烟火持续了两刻钟,当最后一声炸响传来时,天空徒留一抹淡淡的烟迹,很快被风吹散而去。素娥清楚,分别的时候到了。
她是很依依不舍的,借着微弱的月光和薄雪反射的光将他仔细打量,视线勾勒着他的眉眼,似要将之牢牢地记在心上,刻进心底。
此去一别,下次再见就不知是何时了。
有些遗憾。素娥淡淡垂下眼睫。
“常与我书信。”谢景淞抬手将她腮边的落发挽起,又覆在她发端轻轻抚摸。
素娥头上一沉,抬头撞进他眸里,似陷入一池星河倒映的湖水,荡漾着细碎光芒。
“很快,素娥,”他轻叹,声音低得快要消散在这寂静又喧嚣的夜,“很快,我们会再见的。”
韩素娥挑着精美剔透的花灯出现在众人眼前时,韩沐言正到了忍耐的极点,准备推开谢世子去找自家妹子。
真不知消失了这么久,到底是做什么去了。
他心里慌得紧,也不知道那个人究竟是怎么拐走素娥,怎么什么话都没说,便将妹妹勾得跟了去。
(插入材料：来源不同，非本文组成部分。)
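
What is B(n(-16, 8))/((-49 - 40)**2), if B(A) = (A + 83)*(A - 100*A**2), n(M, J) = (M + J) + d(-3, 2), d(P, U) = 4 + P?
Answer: -372932/7921 ≈ -47.081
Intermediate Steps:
n(M, J) = 1 + J + M (n(M, J) = (M + J) + (4 - 3) = (J + M) + 1 = 1 + J + M)
B(A) = (83 + A)*(A - 100*A**2)
B(n(-16, 8))/((-49 - 40)**2) = ((1 + 8 - 16)*(83 - 8299*(1 + 8 - 16) - 100*(1 + 8 - 16)**2))/((-49 - 40)**2) = (-7*(83 - 8299*(-7) - 100*(-7)**2))/((-89)**2) = -7*(83 + 58093 - 100*49)/7921 = -7*(83 + 58093 - 4900)*(1/7921) = -7*53276*(1/7921) = -372932*1/7921 = -372932/7921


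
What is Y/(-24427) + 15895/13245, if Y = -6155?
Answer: 93958028/64707123 ≈ 1.4521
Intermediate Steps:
Y/(-24427) + 15895/13245 = -6155/(-24427) + 15895/13245 = -6155*(-1/24427) + 15895*(1/13245) = 6155/24427 + 3179/2649 = 93958028/64707123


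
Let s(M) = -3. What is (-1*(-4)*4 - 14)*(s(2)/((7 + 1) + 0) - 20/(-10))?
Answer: 13/4 ≈ 3.2500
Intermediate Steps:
(-1*(-4)*4 - 14)*(s(2)/((7 + 1) + 0) - 20/(-10)) = (-1*(-4)*4 - 14)*(-3/((7 + 1) + 0) - 20/(-10)) = (4*4 - 14)*(-3/(8 + 0) - 20*(-1/10)) = (16 - 14)*(-3/8 + 2) = 2*(-3*1/8 + 2) = 2*(-3/8 + 2) = 2*(13/8) = 13/4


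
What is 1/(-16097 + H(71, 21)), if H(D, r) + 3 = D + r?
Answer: -1/16008 ≈ -6.2469e-5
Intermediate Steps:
H(D, r) = -3 + D + r (H(D, r) = -3 + (D + r) = -3 + D + r)
1/(-16097 + H(71, 21)) = 1/(-16097 + (-3 + 71 + 21)) = 1/(-16097 + 89) = 1/(-16008) = -1/16008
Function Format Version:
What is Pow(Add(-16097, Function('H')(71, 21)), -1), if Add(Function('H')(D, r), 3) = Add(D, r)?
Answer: Rational(-1, 16008) ≈ -6.2469e-5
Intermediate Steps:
Function('H')(D, r) = Add(-3, D, r) (Function('H')(D, r) = Add(-3, Add(D, r)) = Add(-3, D, r))
Pow(Add(-16097, Function('H')(71, 21)), -1) = Pow(Add(-16097, Add(-3, 71, 21)), -1) = Pow(Add(-16097, 89), -1) = Pow(-16008, -1) = Rational(-1, 16008)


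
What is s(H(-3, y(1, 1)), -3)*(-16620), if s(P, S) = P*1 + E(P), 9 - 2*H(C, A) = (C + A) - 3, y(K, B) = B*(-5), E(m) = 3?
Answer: -216060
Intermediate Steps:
y(K, B) = -5*B
H(C, A) = 6 - A/2 - C/2 (H(C, A) = 9/2 - ((C + A) - 3)/2 = 9/2 - ((A + C) - 3)/2 = 9/2 - (-3 + A + C)/2 = 9/2 + (3/2 - A/2 - C/2) = 6 - A/2 - C/2)
s(P, S) = 3 + P (s(P, S) = P*1 + 3 = P + 3 = 3 + P)
s(H(-3, y(1, 1)), -3)*(-16620) = (3 + (6 - (-5)/2 - ½*(-3)))*(-16620) = (3 + (6 - ½*(-5) + 3/2))*(-16620) = (3 + (6 + 5/2 + 3/2))*(-16620) = (3 + 10)*(-16620) = 13*(-16620) = -216060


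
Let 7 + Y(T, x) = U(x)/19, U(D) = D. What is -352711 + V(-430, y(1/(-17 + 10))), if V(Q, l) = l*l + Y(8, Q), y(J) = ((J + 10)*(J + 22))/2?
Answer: -62249144757/182476 ≈ -3.4114e+5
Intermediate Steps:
y(J) = (10 + J)*(22 + J)/2 (y(J) = ((10 + J)*(22 + J))*(½) = (10 + J)*(22 + J)/2)
Y(T, x) = -7 + x/19
V(Q, l) = -7 + l² + Q/19 (V(Q, l) = l*l + (-7 + Q/19) = l² + (-7 + Q/19) = -7 + l² + Q/19)
-352711 + V(-430, y(1/(-17 + 10))) = -352711 + (-7 + (110 + (1/(-17 + 10))²/2 + 16/(-17 + 10))² + (1/19)*(-430)) = -352711 + (-7 + (110 + (1/(-7))²/2 + 16/(-7))² - 430/19) = -352711 + (-7 + (110 + (-⅐)²/2 + 16*(-⅐))² - 430/19) = -352711 + (-7 + (110 + (½)*(1/49) - 16/7)² - 430/19) = -352711 + (-7 + (110 + 1/98 - 16/7)² - 430/19) = -352711 + (-7 + (10557/98)² - 430/19) = -352711 + (-7 + 111450249/9604 - 430/19) = -352711 + 2112147679/182476 = -62249144757/182476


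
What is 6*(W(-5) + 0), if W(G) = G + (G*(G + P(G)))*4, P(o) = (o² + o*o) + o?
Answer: -4830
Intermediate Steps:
P(o) = o + 2*o² (P(o) = (o² + o²) + o = 2*o² + o = o + 2*o²)
W(G) = G + 4*G*(G + G*(1 + 2*G)) (W(G) = G + (G*(G + G*(1 + 2*G)))*4 = G + 4*G*(G + G*(1 + 2*G)))
6*(W(-5) + 0) = 6*(-5*(1 + 8*(-5) + 8*(-5)²) + 0) = 6*(-5*(1 - 40 + 8*25) + 0) = 6*(-5*(1 - 40 + 200) + 0) = 6*(-5*161 + 0) = 6*(-805 + 0) = 6*(-805) = -4830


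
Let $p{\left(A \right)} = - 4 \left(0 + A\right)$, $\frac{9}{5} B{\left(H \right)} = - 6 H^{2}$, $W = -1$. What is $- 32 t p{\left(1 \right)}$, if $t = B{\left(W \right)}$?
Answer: $- \frac{1280}{3} \approx -426.67$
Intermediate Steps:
$B{\left(H \right)} = - \frac{10 H^{2}}{3}$ ($B{\left(H \right)} = \frac{5 \left(- 6 H^{2}\right)}{9} = - \frac{10 H^{2}}{3}$)
$p{\left(A \right)} = - 4 A$
$t = - \frac{10}{3}$ ($t = - \frac{10 \left(-1\right)^{2}}{3} = \left(- \frac{10}{3}\right) 1 = - \frac{10}{3} \approx -3.3333$)
$- 32 t p{\left(1 \right)} = \left(-32\right) \left(- \frac{10}{3}\right) \left(\left(-4\right) 1\right) = \frac{320}{3} \left(-4\right) = - \frac{1280}{3}$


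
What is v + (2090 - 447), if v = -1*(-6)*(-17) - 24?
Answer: 1517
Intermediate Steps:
v = -126 (v = 6*(-17) - 24 = -102 - 24 = -126)
v + (2090 - 447) = -126 + (2090 - 447) = -126 + 1643 = 1517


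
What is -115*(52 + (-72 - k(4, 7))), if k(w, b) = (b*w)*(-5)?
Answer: -13800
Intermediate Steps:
k(w, b) = -5*b*w
-115*(52 + (-72 - k(4, 7))) = -115*(52 + (-72 - (-5)*7*4)) = -115*(52 + (-72 - 1*(-140))) = -115*(52 + (-72 + 140)) = -115*(52 + 68) = -115*120 = -13800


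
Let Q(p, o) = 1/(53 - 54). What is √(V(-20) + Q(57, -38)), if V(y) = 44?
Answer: √43 ≈ 6.5574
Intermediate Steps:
Q(p, o) = -1 (Q(p, o) = 1/(-1) = -1)
√(V(-20) + Q(57, -38)) = √(44 - 1) = √43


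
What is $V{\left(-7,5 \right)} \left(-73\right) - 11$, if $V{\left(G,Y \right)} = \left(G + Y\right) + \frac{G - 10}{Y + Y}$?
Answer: $\frac{2591}{10} \approx 259.1$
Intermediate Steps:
$V{\left(G,Y \right)} = G + Y + \frac{-10 + G}{2 Y}$ ($V{\left(G,Y \right)} = \left(G + Y\right) + \frac{-10 + G}{2 Y} = G + Y + \frac{-10 + G}{2 Y}$)
$V{\left(-7,5 \right)} \left(-73\right) - 11 = \frac{-5 + \frac{1}{2} \left(-7\right) + 5 \left(-7 + 5\right)}{5} \left(-73\right) - 11 = \frac{-5 - \frac{7}{2} + 5 \left(-2\right)}{5} \left(-73\right) - 11 = \frac{-5 - \frac{7}{2} - 10}{5} \left(-73\right) - 11 = \frac{1}{5} \left(- \frac{37}{2}\right) \left(-73\right) - 11 = \left(- \frac{37}{10}\right) \left(-73\right) - 11 = \frac{2701}{10} - 11 = \frac{2591}{10}$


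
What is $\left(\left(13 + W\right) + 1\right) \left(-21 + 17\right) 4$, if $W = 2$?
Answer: $-256$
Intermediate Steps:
$\left(\left(13 + W\right) + 1\right) \left(-21 + 17\right) 4 = \left(\left(13 + 2\right) + 1\right) \left(-21 + 17\right) 4 = \left(15 + 1\right) \left(\left(-4\right) 4\right) = 16 \left(-16\right) = -256$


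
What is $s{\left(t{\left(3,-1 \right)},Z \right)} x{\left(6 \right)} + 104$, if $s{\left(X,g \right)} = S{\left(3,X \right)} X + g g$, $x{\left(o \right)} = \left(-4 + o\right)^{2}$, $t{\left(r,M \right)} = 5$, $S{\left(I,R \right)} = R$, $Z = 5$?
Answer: $304$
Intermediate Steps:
$s{\left(X,g \right)} = X^{2} + g^{2}$ ($s{\left(X,g \right)} = X X + g g = X^{2} + g^{2}$)
$s{\left(t{\left(3,-1 \right)},Z \right)} x{\left(6 \right)} + 104 = \left(5^{2} + 5^{2}\right) \left(-4 + 6\right)^{2} + 104 = \left(25 + 25\right) 2^{2} + 104 = 50 \cdot 4 + 104 = 200 + 104 = 304$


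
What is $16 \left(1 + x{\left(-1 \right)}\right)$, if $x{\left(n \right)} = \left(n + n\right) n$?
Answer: $48$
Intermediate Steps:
$x{\left(n \right)} = 2 n^{2}$ ($x{\left(n \right)} = 2 n n = 2 n^{2}$)
$16 \left(1 + x{\left(-1 \right)}\right) = 16 \left(1 + 2 \left(-1\right)^{2}\right) = 16 \left(1 + 2 \cdot 1\right) = 16 \left(1 + 2\right) = 16 \cdot 3 = 48$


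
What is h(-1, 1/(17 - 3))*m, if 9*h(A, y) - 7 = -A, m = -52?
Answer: -416/9 ≈ -46.222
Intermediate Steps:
h(A, y) = 7/9 - A/9 (h(A, y) = 7/9 + (-A)/9 = 7/9 - A/9)
h(-1, 1/(17 - 3))*m = (7/9 - ⅑*(-1))*(-52) = (7/9 + ⅑)*(-52) = (8/9)*(-52) = -416/9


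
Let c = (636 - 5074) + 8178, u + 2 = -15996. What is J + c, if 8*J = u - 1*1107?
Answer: 12815/8 ≈ 1601.9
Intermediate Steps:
u = -15998 (u = -2 - 15996 = -15998)
c = 3740 (c = -4438 + 8178 = 3740)
J = -17105/8 (J = (-15998 - 1*1107)/8 = (-15998 - 1107)/8 = (⅛)*(-17105) = -17105/8 ≈ -2138.1)
J + c = -17105/8 + 3740 = 12815/8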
不料一抬眼瞧见路那头走来一个窈窕身影,挑着的花灯发出柔柔的光辉,照亮她一侧的脸庞,依稀可见半边笑意未消的唇角。
韩沐言大大松了口气,心里落地的同时,隐隐又觉得不是滋味。
虽然妹妹没有明说,他也不是未涉世事的傻子,自是明白她去岁遇到劫难时是为谁所救,偶尔看着北方露出的柔和神思又是因何而起。
他理解,也支持妹妹寻求属于自己的幸福,但亲眼看见时,多少还是有些酸意。
提灯的少女越走越近了,看见他步伐加快,鬓边的碎发被风吹得飞舞,面颊被桃粉晕染,一双水眸闪闪发亮。
看起来多么快乐。
“阿兄。”她甜甜地叫,既有残存的愉悦,也有心虚。